LLD Note
Gateway Responsibilities
The API gateway is the shared request boundary, so it should own cross-cutting work that every backend service would otherwise duplicate: authentication checks, request ids, route matching, rate policy selection, timeout rules, and response normalization.
The gateway should not own product business logic. Its job is to decide whether a request is trusted, within quota, and routable, then forward a clean request context to the selected service.
- Normalize request identity before any quota key is built.
- Reject malformed or unauthorized traffic before backend resources are touched.
- Keep route policy declarative so service teams can change limits without changing gateway code.
LLD Note
Token Bucket Rate Limiting
A token bucket allows controlled bursts while preserving a long-term refill rate. Each request consumes one or more tokens; elapsed time refills tokens up to a configured capacity.
This is a better fit for user-facing APIs than a fixed window counter because it avoids hard reset spikes at window boundaries and gives clients clearer retry behavior.
- Use route-specific capacity and refill rate for expensive endpoints.
- Return Retry-After and remaining quota headers when a request is blocked.
- Apply stricter fallback limits for anonymous or untrusted identities.
LLD Note
Redis Atomicity and TTL
The load, refill, and consume steps must be atomic. A Redis Lua script or equivalent atomic command sequence prevents concurrent requests from reading the same token count and overspending quota.
Limiter keys should carry TTL so Redis automatically releases cold identities. The TTL should be long enough to preserve quota history across a normal policy window without keeping inactive keys forever.
- Store token count and last refill timestamp together.
- Expire idle buckets automatically to control Redis memory growth.

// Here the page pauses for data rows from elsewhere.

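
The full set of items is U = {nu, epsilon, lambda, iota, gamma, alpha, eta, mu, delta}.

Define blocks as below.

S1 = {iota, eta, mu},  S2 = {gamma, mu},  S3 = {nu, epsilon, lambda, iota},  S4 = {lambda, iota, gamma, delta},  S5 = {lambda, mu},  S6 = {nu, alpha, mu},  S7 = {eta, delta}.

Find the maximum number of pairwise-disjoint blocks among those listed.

3

S2, S3, S7 are pairwise disjoint (S2={gamma,mu}; S3={nu,epsilon,lambda,iota}; S7={eta,delta}).
Every remaining block overlaps one of these, and no 4 of the listed blocks are pairwise disjoint, so 3 is the maximum.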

- Use explicit fail-open or fail-closed policy per route when Redis is unavailable.
LLD Note
Routing, Observability, and Abuse Handling
Allowed requests are routed only after identity and quota checks succeed. The gateway attaches trusted identity headers and enforces timeout limits so backend services receive a predictable contract.
Every decision should emit structured logs and metrics. The same signals that power dashboards also feed abuse rules for repeated 401, 403, 429, timeout, and high-cardinality source patterns.
- Emit one trace id across gateway and backend service boundaries.
- Track allowed, blocked, auth-failed, timeout, and upstream-error outcomes separately.
- Use abuse signals to block keys or reduce quotas without redeploying product services.